YAMSOM-O: A salad of refreshing greens with pomelo

One need not go as far as Thailand to experience the rich cuisine this exotic destination has to offer. Instead, make your way to this gem of a restaurant in the heart of Morato in Quezon City. This glass house glows invitingly, perfect for those wanting to enjoy a relaxed, even romantic, meal in a beautiful setting.

Thaipan features one of the best Thai cuisines the Philippines has to offer. An authentic house from the ’60s was modified into a glass house, the structure and layout preserved. It is reminiscent of a greenhouse-turned-beach house, with a patio deck situated at the entrance with gorgeous wire lanterns throughout the restaurant.

The interior design is by Ivy Almario, whose work in Romulo’s Café is echoed in Thaipan’s monochromatic brown and white motif. The geometric patterns and the clean outlines of white give the right amount of sophistication, a prelude to the resto’s topnotch meals.

Phad Phak Ruam—Chinese kangkong topped with lechon kawali.

Phad Phak Ruam—Chinese kangkong topped with lechon kawali.

After soaking in the dainty details, I was eager to get a taste of what this pretty restaurant had to offer. I started my meal with the sample platter (Khong Waang Thai, P340) which consisted of chicken satay, deep-fried spring rolls, crispy shrimp pastry and grilled pork wrapped in betel leaves. It also came with three kinds of sauces that went well with all of the fare.

What stood out were the chicken satay and the pork wrapped in betel leaves because of the juiciness of the meat, which most Thai places tend to serve dry.

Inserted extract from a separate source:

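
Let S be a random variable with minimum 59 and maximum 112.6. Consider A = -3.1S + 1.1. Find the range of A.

Range(A) = 166.16

Range of S = 112.6 − 59 = 53.6.
Range(A) = |a|·Range(S) = |-3.1|·53.6 = 166.16.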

Next were the Catfish Salad (Yam Plan Dook Foo, P290) and the Pomelo salad topped with shredded pork (Yam Som-O, P310). Despite the two being both salads, they complemented each other since the Pomelo salad was sweet to the Catfish salad’s salty. If you are like me, it nicely served as a “layover” dish—something I would go back to eating in between sampling other dishes.

Creamier soup

Chicken Satay with sauces

Chicken Satay with sauces

I anticipated the Tom Yum soup since this tends to make me judge the quality of a Thai restaurant, whether they are successful with this dish. I was curious when it arrived because the soup was thicker in consistency. Though not normally done, the soup was simply a creamier version due to coconut milk, and I was pleased that it was more generous than most Tom Yum soups when it came to shrimps and mushrooms.

The kaffir leaves and lemongrass were so distinct. It’s deliciously spicy, but the resto can adjust to make the soup as mild or as hot as you can handle it.

Neutralizing the Tom Yum was a pork and vegetable dish (Phad Phak Ruam, P220) made of fresh Chinese kangkong topped with lechon kawali. Don’t let the simplicity of the dish fool you because this pairing is well-thought-of. The lechon kawali is coated in a light breading that made for an extra-crispy experience. The veggies were cooked just right and lightly seasoned, a respite from distinct Thai flavors.

The feast was far from over, however, as the stars of the menu made their way to our table. The Pad Thai (P310) was definitely eye-catching, with the noodles served in a net-like creation made of flour and eggs. Then came US Beef Tenderloin in Curry (Phanaeng Neur Yang, P360) paired with seafood fried rice with nuts and pineapples (Khao Phat Sapparot, P240). The curry sauce was so creamy and chunky that the sauce alone blew me away, even without the tender beef strips.

Pad Thai—stir-fried noodles with shrimp, pork, tofu, bean sprouts, chives and peanuts

Pad Thai—stir-fried noodles with shrimp, pork, tofu, bean sprouts, chives and peanuts

When the Chicken Pandan (Gai Hor bai Toey, P360) came, I was almost afraid that anything after the curry would be lackluster, but was happily proved wrong. The chicken was delicately infused with the pandan flavor and was juicy, tender and everything a chicken pandan dish should be.

Each of the dishes could serve three hungry people, with enough rice for second (or even third) servings.

Dessert

After having such spectacular dishes, the dessert was something to look forward to and it did not disappoint. If you like tapioca cake, I suggest you order the Ta Koh Sakhoo (P160) ahead, since it takes 20 minutes to prepare these five pieces from dessert heaven.

THAIPAN Honeycomb’s Nest—Homemade coconut ice cream nestled on a crispy sweet potato creation

THAIPAN Honeycomb’s Nest—Homemade coconut ice cream nestled on a crispy sweet potato creation

The cake is so fluffy—more of a pudding in its consistency. Nevertheless, it deliciously dissolved in my mouth and had water chestnuts sliced so small that it sneaked up to give you added texture. As the tapioca dissolved, tiny, chewy tapioca pearls lingered for a finale.

I could not resist tasting as well a future dessert offering. The Thaipan Honeycomb’s Nest is a work of art—a golden brown “nest” made of sweet potato that contained a scoop of homemade coconut ice cream. The sauce pooled underneath it looked like caramel at first glance, but was really coconut milk with molasses, more popularly known as latik in Filipino cuisine. The ice cream was rich and made for a sweet ending to the night’s extravaganza of Thai cuisine.

Thaipan is at 120 Sct. Dr. Lazcano St., Tomas Morato, QC, and is open Monday to Sunday, 11 a.m.-2 p.m. and 6-11 p.m. Dinner hours during the weekend tend to be packed so do call in for a reservation. The numbers are 3524926 and 4758676.

For business events or big parties, Thaipan has Wi-Fi and equipment ready to serve your audiovisual needs. The restaurant seats around 125 to 150 guests and can work with customers to customize their event menu.